Humans are main cause of disasters

By Jeff Chen 陳昌宏  / 

Wed, Oct 14, 2009 - Page 8

Floods brought by Typhoon Morakot in August inflicted unprecedented damage on the nation.

Taiwan, which is on the typhoon frontline and located in a seismic zone, cannot avoid such periodic damage.

The government and civil organizations have repeatedly collaborated on disaster rescue and relief efforts.

Senior government officials have also promised to finish post-disaster reconstruction as soon as possible.

However, I cannot help but ask: After survivors have been rescued and houses reconstructed, who will save the planet?

Many mountain villages were washed away by landslides in the worst-hit areas in Kaohsiung and Pingtung counties. Was the tremendous rainfall the only cause of those landslides?

If we look at the Central Weather Bureau’s typhoon archives for the past 100 years, we find that 666 typhoons hit Taiwan between 1897 and 1996, nearly a third of which brought rainfall of more than 2,000mm.

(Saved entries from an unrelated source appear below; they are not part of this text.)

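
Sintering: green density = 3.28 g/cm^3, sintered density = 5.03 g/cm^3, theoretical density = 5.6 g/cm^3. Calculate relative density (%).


Relative = 5.03 / 5.6 * 100 = 89.8%

89.8


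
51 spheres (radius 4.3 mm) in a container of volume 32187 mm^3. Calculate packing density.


V_sphere = 4/3*pi*4.3^3 = 333.0381 mm^3
Total V = 51*333.0381 = 16984.9431 mm^3
PD = 16984.9431 / 32187 = 0.528

0.528


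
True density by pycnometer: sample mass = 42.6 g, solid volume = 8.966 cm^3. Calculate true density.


TD = 42.6 / 8.966 = 4.751 g/cm^3

4.751


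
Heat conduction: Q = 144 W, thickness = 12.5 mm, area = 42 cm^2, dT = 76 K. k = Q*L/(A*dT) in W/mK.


k = 144*12.5/1000/(42/10000*76) = 5.64 W/mK

5.64


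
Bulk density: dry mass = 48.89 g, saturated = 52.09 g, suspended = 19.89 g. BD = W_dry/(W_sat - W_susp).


BD = 48.89 / (52.09 - 19.89) = 48.89 / 32.2 = 1.518 g/cm^3

1.518


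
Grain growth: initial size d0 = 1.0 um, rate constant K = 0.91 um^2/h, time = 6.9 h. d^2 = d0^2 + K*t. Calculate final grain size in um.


d^2 = 1.0^2 + 0.91*6.9 = 7.279
d = sqrt(7.279) = 2.7 um

2.7


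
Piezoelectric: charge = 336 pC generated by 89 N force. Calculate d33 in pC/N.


d33 = 336 / 89 = 3.8 pC/N

3.8


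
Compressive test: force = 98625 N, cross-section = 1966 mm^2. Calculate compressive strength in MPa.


CS = 98625 / 1966 = 50.2 MPa

50.2


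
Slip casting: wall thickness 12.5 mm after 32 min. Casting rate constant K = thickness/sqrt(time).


K = 12.5 / sqrt(32) = 12.5 / 5.6569 = 2.21 mm/min^0.5

2.21


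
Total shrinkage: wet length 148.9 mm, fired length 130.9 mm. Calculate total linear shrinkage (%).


TS = (148.9 - 130.9) / 148.9 * 100 = 12.09%

12.09


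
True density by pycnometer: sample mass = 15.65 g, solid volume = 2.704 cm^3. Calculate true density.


TD = 15.65 / 2.704 = 5.788 g/cm^3

5.788


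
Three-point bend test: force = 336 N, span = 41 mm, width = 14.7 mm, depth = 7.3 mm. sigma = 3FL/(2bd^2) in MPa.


sigma = 3*336*41/(2*14.7*7.3^2) = 26.4 MPa

26.4


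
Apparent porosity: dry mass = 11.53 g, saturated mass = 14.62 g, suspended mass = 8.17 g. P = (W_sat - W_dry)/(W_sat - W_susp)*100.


P = (14.62 - 11.53) / (14.62 - 8.17) * 100 = 3.09 / 6.45 * 100 = 47.9%

47.9


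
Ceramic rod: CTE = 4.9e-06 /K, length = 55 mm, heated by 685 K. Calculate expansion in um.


dL = 4.9e-06 * 55 * 685 * 1000 = 184.608 um

184.608


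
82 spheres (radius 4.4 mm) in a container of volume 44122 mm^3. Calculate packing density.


V_sphere = 4/3*pi*4.4^3 = 356.8179 mm^3
Total V = 82*356.8179 = 29259.0678 mm^3
PD = 29259.0678 / 44122 = 0.663

0.663


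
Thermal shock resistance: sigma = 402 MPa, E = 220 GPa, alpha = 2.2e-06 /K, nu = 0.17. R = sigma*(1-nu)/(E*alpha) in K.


R = 402*(1-0.17)/(220*1000*2.2e-06) = 689 K

689


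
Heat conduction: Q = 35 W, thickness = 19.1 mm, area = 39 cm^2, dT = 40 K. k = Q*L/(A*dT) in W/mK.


k = 35*19.1/1000/(39/10000*40) = 4.29 W/mK

4.29


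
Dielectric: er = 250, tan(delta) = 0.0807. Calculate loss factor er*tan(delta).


Loss = 250 * 0.0807 = 20.175

20.175


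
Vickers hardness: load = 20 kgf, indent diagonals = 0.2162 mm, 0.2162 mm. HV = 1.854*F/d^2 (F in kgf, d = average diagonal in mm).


d_avg = (0.2162+0.2162)/2 = 0.2162 mm
HV = 1.854*20/0.2162^2 = 793

793


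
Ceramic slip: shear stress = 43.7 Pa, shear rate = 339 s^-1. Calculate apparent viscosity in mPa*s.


eta = tau/gamma * 1000 = 43.7/339 * 1000 = 128.9 mPa*s

128.9


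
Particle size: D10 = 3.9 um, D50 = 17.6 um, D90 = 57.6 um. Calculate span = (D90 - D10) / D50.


Span = (57.6 - 3.9) / 17.6 = 53.7 / 17.6 = 3.051

3.051


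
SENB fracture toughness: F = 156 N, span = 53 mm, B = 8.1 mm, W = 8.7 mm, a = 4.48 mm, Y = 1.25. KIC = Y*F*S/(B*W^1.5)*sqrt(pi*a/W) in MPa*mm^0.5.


KIC = 1.25*156*53/(8.1*8.7^1.5)*sqrt(pi*4.48/8.7) = 63.24

63.24


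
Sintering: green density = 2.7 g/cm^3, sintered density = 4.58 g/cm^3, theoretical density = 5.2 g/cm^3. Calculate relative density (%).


Relative = 4.58 / 5.2 * 100 = 88.1%

88.1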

Although less than a quarter of these typhoons caused great damage, they were concentrated in the post-1990 period. What do these numbers tell us?

First, between six and seven typhoons on average hit Taiwan every year, but not all of them wreak havoc on the nation.

Sometimes typhoons may even alleviate a drought, but such fortune is scarce and unpredictable.

Taiwan cannot, however, change the fact that it will be hit by typhoons.

Second, typhoons are bound to bring strong winds and heavy rain, but in recent years, rains have become fiercer than winds and caused more damage.

Taiwan’s topology is characterized by towering mountains, with 21 major rivers covering a drainage area of 9,500km² — 29.4 percent of the nation’s total area.

When torrential rain pours down on these rivers, flash floods sweep toward the lower reaches at extremely high speeds.

Excessive forest development aggravates soil erosion problems.

Although natural disasters are inevitable, man-made calamities can be mitigated.

Soil and water conservation is undoubtedly of great importance, yet the authorities seem to never take it seriously.

Because heavy rainfalls wears away loose soil, sturdy trees are needed to hold the soil together. Instead, shallow-rooted betel nut trees and vegetables are planted on hillsides.

Deciding between survival for the moment and sustainable development has always presented humanity with a Catch 22.

With nature retaliating, how can people still be oblivious to the fact that they are the prime culprit of natural disasters.

Morakot and the flooding in August 1959 were separated by 50 years.

For the past half century, technology has made constant advances, yet the government’s mindset has failed to keep pace.

Even though it is well aware that typhoons are bound to cause great damage, the government still tolerates a mindset that relies on luck.

In light of the Morakot devastation, I hope the government will review its policies on sustainable land development and take typhoons and earthquakes into account in its post-disaster reconstruction.

Apart from that, the government must remain professional and not compromise as a result of public pressure.

Jeff Chen is a doctoral candidate at the Graduate Institute of Political Science at National Taiwan Normal University.